Pretty good! What did we learn this time:
- There is an R is the second position.
- There is an O in the third position.
- There is no C, U, or T.
We could modify the previously pipeline, or we could keep adding on processing. Adding on processing is rarely slow enough to matter and will make you pipelines easier to understand:
grep -E '^[a-z]{5}$' /usr/share/dict/words \
| grep 'r' \
| grep '^[^r]' \
| grep -v '[aise]' \
| grep '^.ro' \
| grep -v '[cut]'
This gets us down to 33 words! Wow! That's small enough we can start thinking about patterns.
Fourth step, third guess
I see many words left starting with a B, but they mostly have double O's in the middle and that's still not appealing. I see many N's and W's though, so I think "brown" is a good guess that should eliminate many options:
We now apply our learnings to our pipeline:
grep -E '^[a-z]{5}$' /usr/share/dict/words \
| grep 'r' \
| grep '^[^r]' \
| grep -v '[aise]' \
| grep '^.ro' \
| grep -v '[cut]' \
| grep -v '[bwn]'
Wow! Only 13 words left!
Fifth step, fourth guess
We're now down to very few words and it's worth thinking about strategy. Half the remaining words have a double O in the middle. 5 have a G and 5 have a D, but none have both a D and a G. Some of the remaining words feel like very unlikely Wordle words (apparently "drogh" means evil or wicked), so I'll choose to avoid the F words:
grep -E '^[a-z]{5}$' /usr/share/dict/words \
| grep 'r' \
| grep '^[^r]' \
| grep -v '[aise]' \
| grep '^.ro' \
| grep -v '[cut]' \
| grep -v '[bwn]' \
| grep -v 'f'
Now 5 words have a D, 4 have a double O, and 3 have a P. That seems like the best combination of options, so I'll guess "droop":
This was actually very good! We eliminated all the double O words, we know there's a P in there, and the most common letter left (D) has been eliminated!

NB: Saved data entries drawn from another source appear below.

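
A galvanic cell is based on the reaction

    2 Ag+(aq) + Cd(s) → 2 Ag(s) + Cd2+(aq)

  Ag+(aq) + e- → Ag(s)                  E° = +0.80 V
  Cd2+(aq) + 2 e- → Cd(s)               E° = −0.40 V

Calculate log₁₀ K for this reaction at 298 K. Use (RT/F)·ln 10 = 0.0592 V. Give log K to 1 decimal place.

log K = 40.5

The Ag⁺/Ag couple is reduced (cathode); E°cell = +0.80 − (−0.40) = +1.20 V with n = 2.
At equilibrium E = 0, so log K = nE°cell / 0.0592 = (2)(+1.20) / 0.0592 = 40.5.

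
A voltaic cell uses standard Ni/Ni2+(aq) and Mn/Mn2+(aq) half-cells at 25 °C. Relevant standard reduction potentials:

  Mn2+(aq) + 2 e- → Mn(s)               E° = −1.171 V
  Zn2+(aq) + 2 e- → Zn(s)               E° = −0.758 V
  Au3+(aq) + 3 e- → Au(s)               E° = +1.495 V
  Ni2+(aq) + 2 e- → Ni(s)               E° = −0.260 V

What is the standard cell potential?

The Ni²⁺/Ni couple has the higher E°, so Ni ion is reduced (cathode) and Mn is oxidized (anode).
E°cell = E°(cathode) − E°(anode) = −0.260 − (−1.171) = +0.911 V.

+0.911 V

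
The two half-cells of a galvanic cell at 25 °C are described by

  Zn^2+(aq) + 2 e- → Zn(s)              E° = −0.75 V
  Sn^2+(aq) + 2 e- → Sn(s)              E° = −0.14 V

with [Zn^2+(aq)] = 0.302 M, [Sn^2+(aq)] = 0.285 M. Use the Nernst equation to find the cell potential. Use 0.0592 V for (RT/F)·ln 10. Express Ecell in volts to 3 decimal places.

+0.609 V

Since E°(Sn²⁺/Sn) > E°(Zn²⁺/Zn), Sn²⁺/Sn serves as the cathode.
E°cell = E°cat − E°an = −0.14 − (−0.75) = +0.61 V; n = 2.
The balanced reaction is Sn^2+(aq) + Zn(s) → Sn(s) + Zn^2+(aq), so Q = [Zn^2+(aq)] / [Sn^2+(aq)] = 1.06 and log Q = 0.025.
Applying E = E° − (RT ln10/nF)·log Q gives +0.61 − (0.0592/2)(0.025) = +0.609 V.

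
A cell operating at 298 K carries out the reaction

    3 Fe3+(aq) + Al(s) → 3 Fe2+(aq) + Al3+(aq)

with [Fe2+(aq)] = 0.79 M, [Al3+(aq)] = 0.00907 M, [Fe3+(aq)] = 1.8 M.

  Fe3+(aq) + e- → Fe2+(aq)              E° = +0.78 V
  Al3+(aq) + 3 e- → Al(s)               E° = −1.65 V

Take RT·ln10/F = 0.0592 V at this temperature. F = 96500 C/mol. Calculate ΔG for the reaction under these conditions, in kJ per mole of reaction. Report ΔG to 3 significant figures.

The standard cell potential is +0.78 − (−1.65) = +2.43 V, with n = 3 electrons in the balanced equation.
Q = ([Fe2+(aq)]^3·[Al3+(aq)]) / [Fe3+(aq)]^3 = 0.000767, so log Q = −3.115 and E = +2.43 − (0.0592/3)(−3.115) = +2.4915 V.
ΔG = −nFE = −(3)(96500)(+2.4915) J/mol = −721 kJ/mol.

−721 kJ/mol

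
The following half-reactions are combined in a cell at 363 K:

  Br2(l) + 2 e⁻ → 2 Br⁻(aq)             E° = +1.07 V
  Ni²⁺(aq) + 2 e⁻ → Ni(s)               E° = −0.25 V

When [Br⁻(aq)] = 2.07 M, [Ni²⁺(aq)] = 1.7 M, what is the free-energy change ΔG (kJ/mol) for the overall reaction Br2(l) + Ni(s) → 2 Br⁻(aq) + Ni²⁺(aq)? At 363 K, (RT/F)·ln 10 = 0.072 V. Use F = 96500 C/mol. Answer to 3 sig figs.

−249 kJ/mol

With Br₂/Br⁻ reduced at the cathode, E°cell = +1.07 − (−0.25) = +1.32 V and n = 2.
The reaction quotient is [Br⁻(aq)]^2·[Ni²⁺(aq)] = 7.28; by Nernst, E = +1.32 − (0.072/2)(0.862) = +1.2890 V.
ΔG = −nFE = −(2)(96500)(+1.2890) J/mol = −249 kJ/mol.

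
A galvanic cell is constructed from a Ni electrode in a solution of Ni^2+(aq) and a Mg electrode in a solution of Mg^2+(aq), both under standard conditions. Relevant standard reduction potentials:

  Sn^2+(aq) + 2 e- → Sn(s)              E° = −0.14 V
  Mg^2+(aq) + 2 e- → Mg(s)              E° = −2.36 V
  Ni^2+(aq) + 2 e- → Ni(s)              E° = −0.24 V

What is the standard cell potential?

+2.12 V

Of the two couples in this cell, the one with the more positive reduction potential is reduced at the cathode: here that is Ni²⁺/Ni (−0.24 V); Mg²⁺/Mg (−2.36 V) is the anode.
E°cell = E°(cathode) − E°(anode) = −0.24 − (−2.36) = +2.12 V.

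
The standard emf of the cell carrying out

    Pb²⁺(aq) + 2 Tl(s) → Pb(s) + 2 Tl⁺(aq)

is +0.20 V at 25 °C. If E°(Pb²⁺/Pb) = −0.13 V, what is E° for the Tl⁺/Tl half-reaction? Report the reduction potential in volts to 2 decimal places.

In the reaction as written the Pb²⁺/Pb couple is reduced (cathode) and Tl⁺/Tl is oxidized (anode), so E°cell = E°(Pb²⁺/Pb) − E°(Tl⁺/Tl).
E°(Tl⁺/Tl) = E°(cathode) − E°cell = −0.13 − (+0.20) = −0.33 V.

−0.33 V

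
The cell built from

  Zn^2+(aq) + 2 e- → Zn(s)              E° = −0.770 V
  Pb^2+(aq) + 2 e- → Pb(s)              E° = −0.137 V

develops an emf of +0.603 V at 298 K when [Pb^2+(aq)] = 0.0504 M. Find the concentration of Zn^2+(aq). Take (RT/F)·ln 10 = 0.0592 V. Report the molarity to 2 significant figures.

With Pb²⁺/Pb at the cathode and Zn²⁺/Zn at the anode, E°cell = −0.137 − (−0.770) = +0.633 V (n = 2).
Rearranging E = E° − (0.0592/n)·log Q gives log Q = 2(+0.633 − (+0.603))/0.0592 = 1.014.
For Pb^2+(aq) + Zn(s) → Pb(s) + Zn^2+(aq), the reaction quotient is Q = [Zn^2+(aq)] / [Pb^2+(aq)].
Isolating [Zn^2+(aq)] in Q = 10^{1.014} yields log [Zn^2+(aq)] = −0.284, i.e. 0.52 M.

0.52 M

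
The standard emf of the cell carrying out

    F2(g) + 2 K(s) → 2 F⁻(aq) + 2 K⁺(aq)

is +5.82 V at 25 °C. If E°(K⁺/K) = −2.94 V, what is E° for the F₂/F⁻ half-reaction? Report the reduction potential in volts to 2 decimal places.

+2.88 V

In the reaction as written the F₂/F⁻ couple is reduced (cathode) and K⁺/K is oxidized (anode), so E°cell = E°(F₂/F⁻) − E°(K⁺/K).
E°(F₂/F⁻) = E°cell + E°(anode) = +5.82 + (−2.94) = +2.88 V.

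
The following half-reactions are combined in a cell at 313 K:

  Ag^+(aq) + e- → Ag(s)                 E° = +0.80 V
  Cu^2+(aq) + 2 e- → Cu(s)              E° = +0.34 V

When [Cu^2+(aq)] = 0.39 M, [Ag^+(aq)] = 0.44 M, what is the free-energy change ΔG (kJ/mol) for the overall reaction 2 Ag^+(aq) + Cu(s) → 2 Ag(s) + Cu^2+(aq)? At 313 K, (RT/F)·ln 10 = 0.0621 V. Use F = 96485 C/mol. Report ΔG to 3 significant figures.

With Ag⁺/Ag reduced at the cathode, E°cell = +0.80 − (+0.34) = +0.46 V and n = 2.
The reaction quotient is [Cu^2+(aq)] / [Ag^+(aq)]^2 = 2.01; by Nernst, E = +0.46 − (0.0621/2)(0.304) = +0.4506 V.
Then ΔG = −nFE = −2 × 96485 × +0.4506 J/mol = −87.0 kJ/mol.

−87.0 kJ/mol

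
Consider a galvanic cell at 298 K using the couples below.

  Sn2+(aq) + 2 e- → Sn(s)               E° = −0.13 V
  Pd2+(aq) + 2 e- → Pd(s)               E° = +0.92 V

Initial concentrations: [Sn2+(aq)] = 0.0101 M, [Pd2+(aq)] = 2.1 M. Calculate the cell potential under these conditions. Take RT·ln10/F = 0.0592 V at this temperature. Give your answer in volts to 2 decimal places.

+1.12 V

Since E°(Pd²⁺/Pd) > E°(Sn²⁺/Sn), Pd²⁺/Pd serves as the cathode.
E°cell = +0.92 − (−0.13) = +1.05 V, with n = 2 electrons transferred.
For the overall reaction Pd2+(aq) + Sn(s) → Pd(s) + Sn2+(aq), Q = [Sn2+(aq)] / [Pd2+(aq)] = 0.00481, giving log Q = −2.318.
By the Nernst equation, E = +1.05 − (0.0592/2)·(−2.318) = +1.12 V.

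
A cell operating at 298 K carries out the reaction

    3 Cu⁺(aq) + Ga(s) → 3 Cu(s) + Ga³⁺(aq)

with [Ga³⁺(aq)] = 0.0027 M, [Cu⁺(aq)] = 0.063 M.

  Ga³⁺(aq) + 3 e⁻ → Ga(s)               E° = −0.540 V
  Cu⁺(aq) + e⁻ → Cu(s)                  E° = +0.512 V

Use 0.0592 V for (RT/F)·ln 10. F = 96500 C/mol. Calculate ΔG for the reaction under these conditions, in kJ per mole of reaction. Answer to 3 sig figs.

With Cu⁺/Cu reduced at the cathode, E°cell = +0.512 − (−0.540) = +1.052 V and n = 3.
Q = [Ga³⁺(aq)] / [Cu⁺(aq)]^3 = 10.8, so log Q = 1.033 and E = +1.052 − (0.0592/3)(1.033) = +1.0316 V.
Then ΔG = −nFE = −3 × 96500 × +1.0316 J/mol = −299 kJ/mol.

−299 kJ/mol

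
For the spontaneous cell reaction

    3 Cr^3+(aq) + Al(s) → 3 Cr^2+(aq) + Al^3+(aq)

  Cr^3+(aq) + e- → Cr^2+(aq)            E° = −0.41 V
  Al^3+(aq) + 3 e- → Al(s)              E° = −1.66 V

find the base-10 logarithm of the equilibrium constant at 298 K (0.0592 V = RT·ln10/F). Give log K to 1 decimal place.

log K = 63.3

The Cr³⁺/Cr²⁺ couple is reduced (cathode); E°cell = −0.41 − (−1.66) = +1.25 V with n = 3.
At equilibrium E = 0, so log K = nE°cell / 0.0592 = (3)(+1.25) / 0.0592 = 63.3.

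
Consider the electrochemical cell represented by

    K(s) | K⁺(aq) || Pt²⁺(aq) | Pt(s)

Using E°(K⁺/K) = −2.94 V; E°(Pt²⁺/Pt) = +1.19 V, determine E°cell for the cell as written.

By convention the left-hand electrode in cell notation is the anode (oxidation) and the right-hand electrode is the cathode (reduction).
E°cell = E°(right) − E°(left) = +1.19 − (−2.94) = +4.13 V.

+4.13 V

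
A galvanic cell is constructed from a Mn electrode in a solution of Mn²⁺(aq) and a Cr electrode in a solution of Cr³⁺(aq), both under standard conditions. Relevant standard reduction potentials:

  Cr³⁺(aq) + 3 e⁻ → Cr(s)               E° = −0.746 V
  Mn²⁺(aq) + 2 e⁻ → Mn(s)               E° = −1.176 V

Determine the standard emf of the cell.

The Cr³⁺/Cr couple has the higher E°, so Cr ion is reduced (cathode) and Mn is oxidized (anode).
E°cell = E°(cathode) − E°(anode) = −0.746 − (−1.176) = +0.430 V.

+0.430 V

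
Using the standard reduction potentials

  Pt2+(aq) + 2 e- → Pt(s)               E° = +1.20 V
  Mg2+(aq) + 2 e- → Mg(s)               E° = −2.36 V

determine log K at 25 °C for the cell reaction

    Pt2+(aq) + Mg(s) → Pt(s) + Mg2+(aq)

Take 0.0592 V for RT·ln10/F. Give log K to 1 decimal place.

log K = 120.3

The Pt²⁺/Pt couple is reduced (cathode); E°cell = +1.20 − (−2.36) = +3.56 V with n = 2.
At equilibrium E = 0, so log K = nE°cell / 0.0592 = (2)(+3.56) / 0.0592 = 120.3.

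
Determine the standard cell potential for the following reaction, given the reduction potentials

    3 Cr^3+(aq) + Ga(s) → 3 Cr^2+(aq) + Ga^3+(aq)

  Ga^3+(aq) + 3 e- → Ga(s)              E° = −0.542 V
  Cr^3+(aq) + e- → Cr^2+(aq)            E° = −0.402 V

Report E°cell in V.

+0.140 V

Cr^3+(aq) gains electrons, so the Cr³⁺/Cr²⁺ couple is the cathode; the Ga³⁺/Ga couple is the anode.
E°cell = E°(cathode) − E°(anode) = −0.402 − (−0.542) = +0.140 V.
The positive value indicates the reaction is spontaneous as written.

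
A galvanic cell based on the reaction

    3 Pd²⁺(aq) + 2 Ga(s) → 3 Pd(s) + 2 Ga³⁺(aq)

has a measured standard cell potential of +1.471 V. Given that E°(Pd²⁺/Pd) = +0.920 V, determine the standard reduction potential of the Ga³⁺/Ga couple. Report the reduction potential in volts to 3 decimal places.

−0.551 V

In the reaction as written the Pd²⁺/Pd couple is reduced (cathode) and Ga³⁺/Ga is oxidized (anode), so E°cell = E°(Pd²⁺/Pd) − E°(Ga³⁺/Ga).
E°(Ga³⁺/Ga) = E°(cathode) − E°cell = +0.920 − (+1.471) = −0.551 V.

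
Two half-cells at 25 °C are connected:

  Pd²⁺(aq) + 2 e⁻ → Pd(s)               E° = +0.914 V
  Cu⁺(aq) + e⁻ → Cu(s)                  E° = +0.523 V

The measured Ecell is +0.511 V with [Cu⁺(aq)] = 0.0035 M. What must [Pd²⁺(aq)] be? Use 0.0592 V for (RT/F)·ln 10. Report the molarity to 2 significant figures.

With Pd²⁺/Pd at the cathode and Cu⁺/Cu at the anode, E°cell = +0.914 − (+0.523) = +0.391 V (n = 2).
Since E = E° − (0.0592/n)·log Q, log Q = n(E° − E)/0.0592 = −4.054.
For Pd²⁺(aq) + 2 Cu(s) → Pd(s) + 2 Cu⁺(aq), the reaction quotient is Q = [Cu⁺(aq)]^2 / [Pd²⁺(aq)].
Solving for the unknown gives log [Pd²⁺(aq)] = −0.858, so [Pd²⁺(aq)] ≈ 0.14 M.

0.14 M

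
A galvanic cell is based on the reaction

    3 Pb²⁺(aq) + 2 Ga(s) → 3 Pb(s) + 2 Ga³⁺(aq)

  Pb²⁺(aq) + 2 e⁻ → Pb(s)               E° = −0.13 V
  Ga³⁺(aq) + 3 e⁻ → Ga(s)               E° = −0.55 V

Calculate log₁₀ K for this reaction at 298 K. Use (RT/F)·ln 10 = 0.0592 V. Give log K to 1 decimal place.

log K = 42.6

The Pb²⁺/Pb couple is reduced (cathode); E°cell = −0.13 − (−0.55) = +0.42 V with n = 6.
At equilibrium E = 0, so log K = nE°cell / 0.0592 = (6)(+0.42) / 0.0592 = 42.6.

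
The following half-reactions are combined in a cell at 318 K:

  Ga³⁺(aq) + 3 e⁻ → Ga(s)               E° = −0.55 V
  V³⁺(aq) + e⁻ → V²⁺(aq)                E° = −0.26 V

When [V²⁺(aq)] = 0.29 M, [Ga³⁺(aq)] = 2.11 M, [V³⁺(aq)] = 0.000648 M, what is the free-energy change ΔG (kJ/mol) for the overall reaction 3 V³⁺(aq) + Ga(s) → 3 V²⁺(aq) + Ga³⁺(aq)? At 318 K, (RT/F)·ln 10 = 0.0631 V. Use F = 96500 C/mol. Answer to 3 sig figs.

The standard cell potential is −0.26 − (−0.55) = +0.29 V, with n = 3 electrons in the balanced equation.
The reaction quotient is ([V²⁺(aq)]^3·[Ga³⁺(aq)]) / [V³⁺(aq)]^3 = 1.89×10^8; by Nernst, E = +0.29 − (0.0631/3)(8.277) = +0.1159 V.
Finally ΔG = −nFE = −(3)(96500 C/mol)(+0.1159 V) = −33.6 kJ/mol.

−33.6 kJ/mol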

Now we undo the operation on the F and apply new operations to our pipeline:
grep -E '^[a-z]{5}$' /usr/share/dict/words \
| grep 'r' \
| grep '^[^r]' \
| grep -v '[aise]' \
| grep '^.ro' \
| grep -v '[cut]' \
| grep -v '[bwn]' \
| grep 'p' \
| grep '[^o][^p]$' \
| grep -v 'd'
Sixth step, winning
There's only one word left!
Summary
While it took the same number of guesses to use grep
as it did my regular attempt, we were able to apply better filtering to our results along the way and make better and better decisions. The decisions were so good that there were literally no other options at the end and we were guaranteed a victory.
But maybe more importantly than the word game, you now have a better understanding of how to use grep
and some simple regular expressions. These will be valuable in more ways than you can imagine, from quickly finding the file that has the thing you want to efficiently filtering out garbage from large blobs of output. Mastering and aggressively grep
might be the greatest superpower you can have on the command line.